Using diagonal lengths rather than the simpler same X or same Y.

SIDE NOTE I did not use any ChatBot but was interested to compare notes afterwards to see if it fared better and it gives me my incorrect earlier answer! I had suggested incorrectly then Ans = 895.6398ish

what is final value ?
The final value for the new absolute distance, based on the new document size, is approximately 895.64.

: Stack Overflow
Try again that is wrong !
Let's correct that calculation. The correct approach involves using the Pythagorean theorem to account for changes in both the x and y dimensions.
When you run this code, the new absolute distance should be approximately 895.64

Artificial Idiot its correction is the same wrong answer each time. Finally after pointing out its errors in maths it agrees closer but not perfect, sorry the sqrt is not included in plain text!

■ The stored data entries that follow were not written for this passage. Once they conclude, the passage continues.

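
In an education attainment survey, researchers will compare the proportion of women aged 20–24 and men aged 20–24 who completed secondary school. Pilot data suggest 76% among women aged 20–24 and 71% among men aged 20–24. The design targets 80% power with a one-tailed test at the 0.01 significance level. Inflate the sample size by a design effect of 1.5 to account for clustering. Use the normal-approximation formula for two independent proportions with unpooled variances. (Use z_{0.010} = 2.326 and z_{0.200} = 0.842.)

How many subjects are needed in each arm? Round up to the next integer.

n = (z_α + z_β)² · [p₁(1−p₁) + p₂(1−p₂)] / (p₁ − p₂)²
  = (2.326 + 0.842)² · (0.76·0.24 + 0.71·0.29) / (0.05)²
  = (3.168)² · (0.1824 + 0.2059) / 0.0025
  = 10.0362 · 0.3883 / 0.0025
  = 1558.83
Design effect: 1.5 × 1558.83 = 2338.24.
Round up → n = 2339 per group.

n = 2339 per group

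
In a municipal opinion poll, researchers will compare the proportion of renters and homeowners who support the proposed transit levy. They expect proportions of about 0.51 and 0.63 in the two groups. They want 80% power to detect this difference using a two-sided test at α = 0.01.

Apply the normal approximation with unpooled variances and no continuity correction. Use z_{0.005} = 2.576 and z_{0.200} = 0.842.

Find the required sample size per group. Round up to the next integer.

n = 392 per group

n = (z_{α/2} + z_β)² · [p₁(1−p₁) + p₂(1−p₂)] / (p₁ − p₂)²
  = (2.576 + 0.842)² · (0.51·0.49 + 0.63·0.37) / (-0.12)²
  = (3.418)² · (0.2499 + 0.2331) / 0.0144
  = 11.6827 · 0.4830 / 0.0144
  = 391.86
Round up → n = 392 per group.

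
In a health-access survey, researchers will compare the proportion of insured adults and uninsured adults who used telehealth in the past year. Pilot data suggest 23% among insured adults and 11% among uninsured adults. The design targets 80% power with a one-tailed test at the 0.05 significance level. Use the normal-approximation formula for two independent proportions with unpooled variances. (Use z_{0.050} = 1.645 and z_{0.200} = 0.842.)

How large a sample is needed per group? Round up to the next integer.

n = 119 per group

n = (z_α + z_β)² · [p₁(1−p₁) + p₂(1−p₂)] / (p₁ − p₂)²
  = (1.645 + 0.842)² · (0.23·0.77 + 0.11·0.89) / (0.12)²
  = (2.487)² · (0.1771 + 0.0979) / 0.0144
  = 6.1852 · 0.2750 / 0.0144
  = 118.12
Round up → n = 119 per group.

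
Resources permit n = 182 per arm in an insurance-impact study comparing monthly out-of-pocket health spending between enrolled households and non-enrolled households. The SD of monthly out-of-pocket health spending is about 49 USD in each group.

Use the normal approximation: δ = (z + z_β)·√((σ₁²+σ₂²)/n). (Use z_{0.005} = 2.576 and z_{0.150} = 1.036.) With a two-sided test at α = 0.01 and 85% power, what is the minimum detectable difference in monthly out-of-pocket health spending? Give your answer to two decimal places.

δ = (z_{α/2} + z_β) · √((σ₁²+σ₂²)/n)
  = (2.576 + 1.036) · √(4802/182)
  = 3.612 · √26.3846
  = 3.612 · 5.1366
  = 18.5534

Minimum detectable difference ≈ 18.55 USD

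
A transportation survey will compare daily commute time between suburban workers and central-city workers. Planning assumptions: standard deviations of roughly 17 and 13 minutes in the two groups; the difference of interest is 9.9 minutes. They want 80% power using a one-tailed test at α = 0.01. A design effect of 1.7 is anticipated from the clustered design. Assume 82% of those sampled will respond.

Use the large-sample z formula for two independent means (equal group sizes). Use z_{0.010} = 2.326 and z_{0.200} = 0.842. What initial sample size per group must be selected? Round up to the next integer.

n = 98 per group

n = (z_α + z_β)² · (σ₁² + σ₂²) / δ²
  = (2.326 + 0.842)² · (17² + 13² = 458) / 9.9²
  = 10.0362 · 458 / 98.01
  = 46.90
Design effect: 1.7 × 46.90 = 79.73.
Adjust for 82% response: 79.73 / 0.82 = 97.23.
Round up → n = 98 per group.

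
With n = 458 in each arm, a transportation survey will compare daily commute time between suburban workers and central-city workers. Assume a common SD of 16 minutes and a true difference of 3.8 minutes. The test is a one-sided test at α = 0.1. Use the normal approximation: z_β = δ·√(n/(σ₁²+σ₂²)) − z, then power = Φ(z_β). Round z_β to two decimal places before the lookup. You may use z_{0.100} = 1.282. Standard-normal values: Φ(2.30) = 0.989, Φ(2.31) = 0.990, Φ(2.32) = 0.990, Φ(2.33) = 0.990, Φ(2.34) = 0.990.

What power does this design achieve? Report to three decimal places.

z_β = δ·√(n/(σ₁²+σ₂²)) − z_α
    = 3.8 · √(458/512) − 1.282
    = 3.8 · 0.94580 − 1.282
    = 3.5940 − 1.282 = 2.3120 → 2.31
Power = Φ(2.31) = 0.990.

Power ≈ 0.990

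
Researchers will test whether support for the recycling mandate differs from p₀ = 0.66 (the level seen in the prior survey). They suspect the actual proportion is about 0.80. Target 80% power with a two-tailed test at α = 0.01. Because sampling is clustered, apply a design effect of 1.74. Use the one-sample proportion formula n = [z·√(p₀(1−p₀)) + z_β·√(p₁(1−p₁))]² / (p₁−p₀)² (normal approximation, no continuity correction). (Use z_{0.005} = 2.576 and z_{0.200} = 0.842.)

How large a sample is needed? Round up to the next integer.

n = [z_{α/2}·√(p₀q₀) + z_β·√(p₁q₁)]² / (p₁ − p₀)²
  = [2.576·√(0.66·0.34) + 0.842·√(0.80·0.20)]² / (0.14)²
  = [2.576·0.4737 + 0.842·0.4000]² / 0.0196
  = [1.5571]² / 0.0196
  = 123.70
Design effect: 1.74 × 123.70 = 215.23.
Round up → n = 216.

n = 216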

Now, we use these scaling factors to find the new distance:
new_distance_value_tag = (1.299×697.919921875)*2 + (1.300×0)*2
This simplifies to:
new_distance_value_tag = ( 906.8 )*2 + 0*2
= 906.8

So, the correct new absolute distance is approximately 906.8.

I hope this clears up the confusion! If you have any further questions, feel free to ask.
better but not perfect
I appreciate your patience. Let's refine the calculation to ensure accuracy.
So, the correct new absolute distance is approximately 906.8.

I give up, it is very poor maths if repeating the same poor answer.